As of 2012, Talackova was a student of holistic nutrition.

==Miss Universe Canada==
After previously competing in the 2010 Miss International Queen pageant for transgender and transsexual women in Thailand, Talackova registered to compete in Miss Universe Canada 2012. Sources are in conflict as to whether she identified herself as transgender on her application; however, after she was selected as one of the Top 65 applicants who would proceed to the pageant, a person who recognized her from Miss International Queen contacted the Miss Universe Canada organizers, and the organization then disqualified Talackova on the grounds that the pageant rules required its competitors to be "naturally born" women.

Talackova subsequently contacted lawyer Gloria Allred, who took on the case and challenged the pageant organizers, including future U.S. president Donald Trump in his capacity as owner of the international Miss Universe organization, to reverse the decision and allow Talackova to compete. The organization reversed its decision before the case reached the courts, with Trump's office issuing a statement that "as long as she meets the standards of legal gender recognition requirements of Canada, which we understand that she does, Jenna Talackova is free to compete in the 2012 Miss Universe Canada pageant."
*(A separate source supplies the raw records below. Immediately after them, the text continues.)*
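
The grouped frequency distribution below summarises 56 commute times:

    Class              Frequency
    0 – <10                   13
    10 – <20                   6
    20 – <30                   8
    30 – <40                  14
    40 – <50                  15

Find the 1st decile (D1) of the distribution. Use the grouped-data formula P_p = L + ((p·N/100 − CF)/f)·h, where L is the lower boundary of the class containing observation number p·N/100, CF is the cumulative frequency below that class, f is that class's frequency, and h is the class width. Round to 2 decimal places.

N = 56; target position k = 10/100 · 56 = 5.6.
Cumulative frequencies: 13, 19, 27, 41, 56.
Observation 5.6 falls in the class 0 – <10.
L = 0, CF = 0, f = 13, h = 10.
P10 = 0 + ((5.6 − 0)/13)·10 = 0 + 4.30769 = 4.30769.

4.31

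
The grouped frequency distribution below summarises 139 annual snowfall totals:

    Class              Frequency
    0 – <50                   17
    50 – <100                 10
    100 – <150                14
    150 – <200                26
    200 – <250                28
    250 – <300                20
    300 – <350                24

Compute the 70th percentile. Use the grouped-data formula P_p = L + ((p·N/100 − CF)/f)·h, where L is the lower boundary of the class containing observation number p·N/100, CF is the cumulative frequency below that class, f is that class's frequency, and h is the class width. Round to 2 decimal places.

N = 139; target position k = 70/100 · 139 = 97.3.
Cumulative frequencies: 17, 27, 41, 67, 95, 115, 139.
Observation 97.3 falls in the class 250 – <300.
L = 250, CF = 95, f = 20, h = 50.
P70 = 250 + ((97.3 − 95)/20)·50 = 250 + 5.75 = 255.75.

255.75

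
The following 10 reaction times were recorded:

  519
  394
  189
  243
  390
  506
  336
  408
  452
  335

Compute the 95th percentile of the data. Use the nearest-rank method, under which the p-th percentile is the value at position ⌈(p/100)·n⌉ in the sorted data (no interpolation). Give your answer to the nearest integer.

519

Sorted: 189, 243, 335, 336, 390, 394, 408, 452, 506, 519.
n = 10.
Position = ⌈95/100 · 10⌉ = ⌈9.5⌉ = 10.
The value at rank 10 is 519.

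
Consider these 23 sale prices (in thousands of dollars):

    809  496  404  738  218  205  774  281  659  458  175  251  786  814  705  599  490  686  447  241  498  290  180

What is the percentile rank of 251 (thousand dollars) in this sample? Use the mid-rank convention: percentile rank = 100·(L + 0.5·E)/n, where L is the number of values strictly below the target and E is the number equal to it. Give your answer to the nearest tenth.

Sorted: 175, 180, 205, 218, 241, 251, 281, 290, 404, 447, 458, 490, 496, 498, 599, 659, 686, 705, 738, 774, 786, 809, 814.
Count below 251: L = 5; count equal: E = 1; n = 23.
Percentile rank = 100·(5 + 0.5·1)/23 = 100·5.5/23 = 23.91.

23.9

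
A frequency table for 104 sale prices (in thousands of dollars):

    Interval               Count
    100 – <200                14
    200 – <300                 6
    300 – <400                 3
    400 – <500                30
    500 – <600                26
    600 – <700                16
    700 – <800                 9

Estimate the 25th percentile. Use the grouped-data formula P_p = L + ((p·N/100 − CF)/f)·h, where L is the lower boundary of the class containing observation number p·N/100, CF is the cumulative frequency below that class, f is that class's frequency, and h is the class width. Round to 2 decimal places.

410.00

N = 104; target position k = 25/100 · 104 = 26.
Cumulative frequencies: 14, 20, 23, 53, 79, 95, 104.
Observation 26 falls in the class 400 – <500.
L = 400, CF = 23, f = 30, h = 100.
P25 = 400 + ((26 − 23)/30)·100 = 400 + 10 = 410.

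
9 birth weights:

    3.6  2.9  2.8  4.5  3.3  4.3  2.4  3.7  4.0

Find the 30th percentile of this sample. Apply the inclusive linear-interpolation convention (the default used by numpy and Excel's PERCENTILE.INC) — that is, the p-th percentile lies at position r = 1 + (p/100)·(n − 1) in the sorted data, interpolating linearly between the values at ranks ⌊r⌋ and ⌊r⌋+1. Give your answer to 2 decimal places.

3.06

Sorted: 2.4, 2.8, 2.9, 3.3, 3.6, 3.7, 4.0, 4.3, 4.5.
n = 9.
r = 1 + (30/100)·(9 − 1) = 1 + 2.4 = 3.4.
Rank 3 is 2.9 and rank 4 is 3.3.
Interpolate: 2.9 + 0.4·(3.3 − 2.9) = 2.9 + 0.4·0.4 = 3.06.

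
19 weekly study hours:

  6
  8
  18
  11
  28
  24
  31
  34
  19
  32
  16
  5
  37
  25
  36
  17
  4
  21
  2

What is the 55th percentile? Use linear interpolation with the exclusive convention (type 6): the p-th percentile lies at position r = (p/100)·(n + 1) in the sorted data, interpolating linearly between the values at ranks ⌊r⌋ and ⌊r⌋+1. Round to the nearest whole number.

21

Sorted: 2, 4, 5, 6, 8, 11, 16, 17, 18, 19, 21, 24, 25, 28, 31, 32, 34, 36, 37.
n = 19.
r = (55/100)·(19 + 1) = 11.
r is an integer, so P55 is the value at rank 11: 21.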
At the pageant on May 19, 2012, Talackova made it into the Top 12, but failed to reach the Top 5. She was, however, one of four contestants awarded the title of Miss Congeniality. Talackova was named co-grand marshal of the 2012 Vancouver Pride Parade in recognition of her fight to be in the Miss Universe pageant.

==Television==
A reality show based around her life, Brave New Girls, was filmed in summer 2013 as Talackova moved to Toronto to pursue a modelling career. The series, produced by Peacock Alley Entertainment, premiered on E! Canada in January 2014.

==Personal life==
Talackova is a vegan and appeared in a PETA ad campaign promoting the diet.